Smith crossed the finish line in 16:43, two seconds faster than Haff (16:45). Smith said she walked away from where runners were congregating after they crossed the finish line, laid down and closed her eyes for a couple of seconds because she was so tired.

Smith opened her eyes to see a number of familiar faces — her father Chuck Smith, New Trier senior Molly Krueger and members of the Trevians’ boys team — looking down at her. Mimi Smith said she didn’t show very much emotion after the race because she was so tired, adding that some of her friends walked up to her afterward and thought she had finished second.

Mimi Smith celebrated with her team, which finished third overall (173 points), on the bus ride home after the meet.
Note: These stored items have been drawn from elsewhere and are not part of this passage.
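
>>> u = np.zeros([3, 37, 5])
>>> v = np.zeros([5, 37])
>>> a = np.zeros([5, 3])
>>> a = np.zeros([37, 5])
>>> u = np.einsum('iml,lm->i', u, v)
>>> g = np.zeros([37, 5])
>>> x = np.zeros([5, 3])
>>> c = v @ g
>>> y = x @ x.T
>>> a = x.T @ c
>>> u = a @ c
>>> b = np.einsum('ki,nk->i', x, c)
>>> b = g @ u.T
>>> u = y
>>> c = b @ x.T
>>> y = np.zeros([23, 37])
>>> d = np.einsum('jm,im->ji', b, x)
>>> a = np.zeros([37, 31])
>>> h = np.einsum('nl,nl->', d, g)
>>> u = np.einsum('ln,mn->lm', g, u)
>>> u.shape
(37, 5)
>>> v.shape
(5, 37)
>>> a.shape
(37, 31)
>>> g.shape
(37, 5)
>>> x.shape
(5, 3)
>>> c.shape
(37, 5)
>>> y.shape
(23, 37)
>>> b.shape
(37, 3)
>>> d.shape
(37, 5)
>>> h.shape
()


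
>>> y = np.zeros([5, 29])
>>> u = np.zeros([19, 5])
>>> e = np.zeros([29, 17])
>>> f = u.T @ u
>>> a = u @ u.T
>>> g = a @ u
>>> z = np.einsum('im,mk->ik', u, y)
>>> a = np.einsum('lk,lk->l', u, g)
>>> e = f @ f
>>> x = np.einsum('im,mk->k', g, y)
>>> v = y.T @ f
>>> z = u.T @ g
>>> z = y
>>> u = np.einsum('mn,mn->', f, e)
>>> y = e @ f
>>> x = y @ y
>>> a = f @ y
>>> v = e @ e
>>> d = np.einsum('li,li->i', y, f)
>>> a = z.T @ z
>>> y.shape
(5, 5)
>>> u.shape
()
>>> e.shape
(5, 5)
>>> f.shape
(5, 5)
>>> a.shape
(29, 29)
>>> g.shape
(19, 5)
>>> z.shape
(5, 29)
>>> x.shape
(5, 5)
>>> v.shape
(5, 5)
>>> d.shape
(5,)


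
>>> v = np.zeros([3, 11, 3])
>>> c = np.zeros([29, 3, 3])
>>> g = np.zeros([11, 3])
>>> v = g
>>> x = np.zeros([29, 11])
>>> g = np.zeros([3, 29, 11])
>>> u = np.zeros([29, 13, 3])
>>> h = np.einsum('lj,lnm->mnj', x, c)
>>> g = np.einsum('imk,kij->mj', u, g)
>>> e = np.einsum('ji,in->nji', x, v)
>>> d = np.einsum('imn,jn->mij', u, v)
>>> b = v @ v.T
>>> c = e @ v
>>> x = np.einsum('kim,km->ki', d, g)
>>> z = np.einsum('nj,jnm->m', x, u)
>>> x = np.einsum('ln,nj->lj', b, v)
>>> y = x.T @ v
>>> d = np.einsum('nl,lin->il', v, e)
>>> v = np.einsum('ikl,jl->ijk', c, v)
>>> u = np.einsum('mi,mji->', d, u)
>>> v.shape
(3, 11, 29)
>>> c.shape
(3, 29, 3)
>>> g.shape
(13, 11)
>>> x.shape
(11, 3)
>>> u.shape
()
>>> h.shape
(3, 3, 11)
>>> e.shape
(3, 29, 11)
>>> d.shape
(29, 3)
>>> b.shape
(11, 11)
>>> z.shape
(3,)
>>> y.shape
(3, 3)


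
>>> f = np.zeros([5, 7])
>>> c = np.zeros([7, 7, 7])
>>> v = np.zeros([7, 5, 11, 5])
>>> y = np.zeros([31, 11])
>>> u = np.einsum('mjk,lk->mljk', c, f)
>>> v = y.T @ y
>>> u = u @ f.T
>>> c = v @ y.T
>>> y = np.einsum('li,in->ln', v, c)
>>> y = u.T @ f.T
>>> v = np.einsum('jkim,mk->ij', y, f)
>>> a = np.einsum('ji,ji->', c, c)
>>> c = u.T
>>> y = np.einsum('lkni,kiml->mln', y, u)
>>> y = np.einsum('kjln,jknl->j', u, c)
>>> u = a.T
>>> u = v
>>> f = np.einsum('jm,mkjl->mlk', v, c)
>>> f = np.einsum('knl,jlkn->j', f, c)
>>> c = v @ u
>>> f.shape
(5,)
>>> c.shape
(5, 5)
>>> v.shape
(5, 5)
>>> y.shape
(5,)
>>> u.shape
(5, 5)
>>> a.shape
()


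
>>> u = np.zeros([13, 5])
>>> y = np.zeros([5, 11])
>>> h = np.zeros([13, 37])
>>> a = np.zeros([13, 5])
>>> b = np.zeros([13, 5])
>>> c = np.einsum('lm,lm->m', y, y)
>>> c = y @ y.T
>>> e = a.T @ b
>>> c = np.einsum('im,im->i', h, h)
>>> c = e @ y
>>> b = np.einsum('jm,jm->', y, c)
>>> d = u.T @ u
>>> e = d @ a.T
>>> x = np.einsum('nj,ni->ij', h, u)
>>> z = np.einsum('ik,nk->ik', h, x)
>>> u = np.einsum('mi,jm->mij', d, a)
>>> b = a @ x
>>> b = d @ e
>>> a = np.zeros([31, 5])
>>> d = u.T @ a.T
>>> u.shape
(5, 5, 13)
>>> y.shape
(5, 11)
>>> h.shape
(13, 37)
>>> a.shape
(31, 5)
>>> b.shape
(5, 13)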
Although she celebrated her victory on Saturday, she said the magnitude of her accomplishment didn’t set in until she watched the end of the race on her father’s iPhone the following day.
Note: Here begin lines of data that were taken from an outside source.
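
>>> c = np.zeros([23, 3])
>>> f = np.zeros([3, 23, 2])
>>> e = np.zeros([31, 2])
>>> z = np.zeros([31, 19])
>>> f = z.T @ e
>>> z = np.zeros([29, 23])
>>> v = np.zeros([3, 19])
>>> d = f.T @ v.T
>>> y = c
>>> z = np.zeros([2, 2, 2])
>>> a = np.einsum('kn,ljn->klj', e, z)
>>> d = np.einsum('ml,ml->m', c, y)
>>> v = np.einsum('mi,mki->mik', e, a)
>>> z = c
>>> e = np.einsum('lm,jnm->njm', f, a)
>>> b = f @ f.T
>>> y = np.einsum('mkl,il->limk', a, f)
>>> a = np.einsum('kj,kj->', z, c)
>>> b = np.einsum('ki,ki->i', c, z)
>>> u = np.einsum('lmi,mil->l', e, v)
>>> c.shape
(23, 3)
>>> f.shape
(19, 2)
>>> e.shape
(2, 31, 2)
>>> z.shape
(23, 3)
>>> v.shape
(31, 2, 2)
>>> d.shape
(23,)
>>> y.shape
(2, 19, 31, 2)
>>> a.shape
()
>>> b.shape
(3,)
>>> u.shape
(2,)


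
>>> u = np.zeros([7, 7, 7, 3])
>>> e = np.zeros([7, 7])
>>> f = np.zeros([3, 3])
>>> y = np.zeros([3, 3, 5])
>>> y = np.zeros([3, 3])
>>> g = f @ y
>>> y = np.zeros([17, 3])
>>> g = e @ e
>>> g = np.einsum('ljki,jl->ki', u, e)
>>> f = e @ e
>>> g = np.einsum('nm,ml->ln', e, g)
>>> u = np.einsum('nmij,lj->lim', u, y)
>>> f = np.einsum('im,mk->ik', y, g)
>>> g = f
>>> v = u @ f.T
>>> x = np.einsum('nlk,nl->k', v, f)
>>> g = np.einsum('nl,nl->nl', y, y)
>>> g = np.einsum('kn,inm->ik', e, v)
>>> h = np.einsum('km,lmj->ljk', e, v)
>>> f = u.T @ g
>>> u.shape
(17, 7, 7)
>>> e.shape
(7, 7)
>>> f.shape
(7, 7, 7)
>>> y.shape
(17, 3)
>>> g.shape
(17, 7)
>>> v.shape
(17, 7, 17)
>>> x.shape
(17,)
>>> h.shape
(17, 17, 7)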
“I watched it, and then it really hit me that I just did that,” Mimi Smith said. “It’s sometimes weird when people talk about it to think that that was me, that I just won because in past years I have looked so much up to Madeline Perez and [2012 Naperville Central graduate] Amanda Fox when they won. It had always been my dream to be them, and it was so cool how they won. It’s just weird that it’s me now.”